I was watching 'Forrest Gump' the other day, and it struck me when he said, "Now you wouldn't believe me if I told you, but I could run like the wind blows. From that day on, if I was going somewhere, I was running!" The mind is the greatest medicine... I may not be the fastest runner out there, nor the skinniest, nor can I run ultra distances (yet) in fact I'm pretty darn average... but what is miraculous is the transformation that has been happening in my life since I've started running. I've been able to gain some serious clarity on situations that felt very stifling, and really just sucking the heart out of me. It's given me the empowerment to walk away from people/situations that aren't supportive to daily joy. I've been feeling bliss on a daily basis. Really.. genuine joy. That is a miracle. This time last year I was so lost and hurting... I couldn't stop drinking and lying to everyone about it. I hated my life, and who I had become. Putting up a front, and pretending to be a shiny stone when inside my heart was cement. I'm so grateful for not just running, but for this time I've had to embrace my weekly routine, and begin to grow roots. I'm starting to make real genuine friends here, and I really love my job. I adore my son, and I do believe (at least today) I was a really good example of the type of person I'd like my son to be. So, for this day I give props and gratitude. I know that it's an un-ending process.. just really glad I've realized that in my life I really run like the wind blows... and I'm not going to let anyone slow me down! Weeeeeeeeeeeeeeeee!!!!

Monday, February 20, 2012

Thoughts from the day...


Blissful happy thoughts...

- Barefoot running in the snow makes me feel like a Woman who runs with the wolves.

- Grapefruit smoothies are refreshing and go down like a lightening bolt.

- Even though Hollywood romance movies these days are now about two guys and one girl, and how 'shocking' they can make it.. movies can still be romantic when you go with the right person ; )

- Home cooked meals by Mom are still my favorite.

- Bodhi's constant Valentine gifts are adorable, and I'm accepting everyone of them with joy & appreciation.

- Life offers up to me the vibes I give out. ie. Love. Feeling it today.

So glad to be me!

Sunday, January 8, 2012

It's a New Day!

Almost a year since my last post! Interesting how quickly life can be experienced! I'm moved to write here again.

I've been at the same job for a year and half, and find myself quite at peace with the routine of my life. Aside from a recent daycare transfer that has Bodhi quite upset, for the most part, I am resigned to admit I've begun to feel the serenity that consistency that I was so desperately longing to feel this time last year.

I'm coming up to nine months clean and sober, and I'm absolutely amazed at how GOOOOOOD I feel. Words just can't seem to express how deeply grateful I am to not have that shit storm of negative thoughts clouding my judgement.
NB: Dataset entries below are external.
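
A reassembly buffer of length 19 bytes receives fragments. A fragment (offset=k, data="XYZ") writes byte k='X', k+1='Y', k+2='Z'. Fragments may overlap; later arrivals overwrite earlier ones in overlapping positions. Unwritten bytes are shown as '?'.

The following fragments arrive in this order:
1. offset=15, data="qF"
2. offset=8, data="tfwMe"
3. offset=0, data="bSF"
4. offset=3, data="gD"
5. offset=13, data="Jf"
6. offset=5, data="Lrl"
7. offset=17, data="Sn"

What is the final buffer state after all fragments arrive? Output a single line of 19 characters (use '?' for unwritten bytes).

Fragment 1: offset=15 data="qF" -> buffer=???????????????qF??
Fragment 2: offset=8 data="tfwMe" -> buffer=????????tfwMe??qF??
Fragment 3: offset=0 data="bSF" -> buffer=bSF?????tfwMe??qF??
Fragment 4: offset=3 data="gD" -> buffer=bSFgD???tfwMe??qF??
Fragment 5: offset=13 data="Jf" -> buffer=bSFgD???tfwMeJfqF??
Fragment 6: offset=5 data="Lrl" -> buffer=bSFgDLrltfwMeJfqF??
Fragment 7: offset=17 data="Sn" -> buffer=bSFgDLrltfwMeJfqFSn

Answer: bSFgDLrltfwMeJfqFSn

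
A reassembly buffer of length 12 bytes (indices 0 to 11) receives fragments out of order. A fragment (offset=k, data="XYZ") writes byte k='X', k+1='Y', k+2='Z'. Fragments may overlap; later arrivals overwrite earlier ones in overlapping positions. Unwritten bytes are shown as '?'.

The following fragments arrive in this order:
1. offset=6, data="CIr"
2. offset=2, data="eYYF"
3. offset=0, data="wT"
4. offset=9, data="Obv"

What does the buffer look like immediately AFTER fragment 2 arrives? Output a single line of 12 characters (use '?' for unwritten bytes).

Fragment 1: offset=6 data="CIr" -> buffer=??????CIr???
Fragment 2: offset=2 data="eYYF" -> buffer=??eYYFCIr???

Answer: ??eYYFCIr???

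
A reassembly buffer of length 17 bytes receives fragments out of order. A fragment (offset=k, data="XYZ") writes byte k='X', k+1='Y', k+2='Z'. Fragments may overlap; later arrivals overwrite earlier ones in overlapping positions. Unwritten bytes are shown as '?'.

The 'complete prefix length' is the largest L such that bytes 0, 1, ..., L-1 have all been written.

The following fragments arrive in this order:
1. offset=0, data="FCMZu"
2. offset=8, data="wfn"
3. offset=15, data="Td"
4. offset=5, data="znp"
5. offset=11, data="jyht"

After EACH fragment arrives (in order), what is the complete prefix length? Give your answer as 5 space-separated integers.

Answer: 5 5 5 11 17

Derivation:
Fragment 1: offset=0 data="FCMZu" -> buffer=FCMZu???????????? -> prefix_len=5
Fragment 2: offset=8 data="wfn" -> buffer=FCMZu???wfn?????? -> prefix_len=5
Fragment 3: offset=15 data="Td" -> buffer=FCMZu???wfn????Td -> prefix_len=5
Fragment 4: offset=5 data="znp" -> buffer=FCMZuznpwfn????Td -> prefix_len=11
Fragment 5: offset=11 data="jyht" -> buffer=FCMZuznpwfnjyhtTd -> prefix_len=17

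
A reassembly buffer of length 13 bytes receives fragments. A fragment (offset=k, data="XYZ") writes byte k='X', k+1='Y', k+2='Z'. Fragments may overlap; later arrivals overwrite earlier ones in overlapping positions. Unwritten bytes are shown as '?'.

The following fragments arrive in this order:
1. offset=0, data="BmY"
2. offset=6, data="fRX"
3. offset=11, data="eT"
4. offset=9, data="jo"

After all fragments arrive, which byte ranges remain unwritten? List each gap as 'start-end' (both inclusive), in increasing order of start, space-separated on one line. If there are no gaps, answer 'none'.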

I am simply a happier person when I'm not triggering the addict thought patterns that are still present in my mind.

It's Sunday night. I'm nervous about the daycare drop off tomorrow. Last Friday it took me a half hour to get Bodhi just into the front doors of the daycare. He kept running away.. poor lil man. Change is so tough for kids when their three years old. I've been attempting affirmations, reassurance, NLP anchoring good thoughts about his new daycare... guess I'll find out tomorrow.. Had to spend a ton of time this weekend soothing, and reassuring. My boss thinks I'm too much of a marshmallow with my boy.. I think I'm an awesome Mom.